La rhumatologie interventionnelle n’est pas née d’hier. « Elle a débuté avec les infiltrations, d’abord réalisées en repères cliniques, puis davantage avec un guidage radiographique, et plus récemment échographique. Elle présente l’avantage d’être plus précise. La sécurité et la qualité du geste étant supérieures à une infiltration en repère clinique, on a alors la certitude d’injecter le produit au cœur du problème, explique le Dr Henri Lellouche, hôpital Lariboisière (Paris). Récemment, l’enseignement de l’échographie a d’ailleurs été intégré à la rhumatologie de sorte que la majorité des jeunes rhumatologues savent faire une injection sous contrôle échographique ». Mais certains ont voulu aller encore plus loin en proposant des gestes nouveaux, performants et qui permettent bien souvent d’éviter des techniques plus invasives.

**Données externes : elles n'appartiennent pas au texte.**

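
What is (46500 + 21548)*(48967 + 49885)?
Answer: 6726680896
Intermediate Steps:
(46500 + 21548)*(48967 + 49885) = 68048*98852 = 6726680896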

Un champ d’application en plein développement
La maladie de Dupuytren qui peut conduire à une main en griffe est un bon exemple : « elle peut être traitée par voie percutanée, notamment dans des centres de rhumatologie interventionnelle. Ces centres novateurs s’équipent d’échographes extrêmement performants, offrant la possibilité d’exécuter des gestes sophistiqués et souvent d’éviter le bloc opératoire au patient. Autres gestes réalisés dans ces centres : ponctionner une calcification d’épaule ou faire une section de poulie pour un doigt à ressaut », énumère le Dr Lellouche. Pour le doigt à ressaut, les résultats intermédiaires d’une étude en cours incluant plus de 200 patients, montre que 95 % d’entre eux n’ont plus de blocage après une intervention minime. Celle-ci consiste à sectionner ce qui gêne (qui n’est pas assez distendu) par voie percutanée sous échographie. Forte de ses bons résultats, cette technique est actuellement tentée pour d’autres pathologies rhumatologiques. « Des équipes ont montré que cette intervention était aussi intéressante dans le traitement de la tendinite du pouce ou de De Quervain, confirme le Dr Jérémy Maillet, hôpital Lariboisière (Paris). Une étude est en cours pour étudier son intérêt dans le cadre du canal carpien ».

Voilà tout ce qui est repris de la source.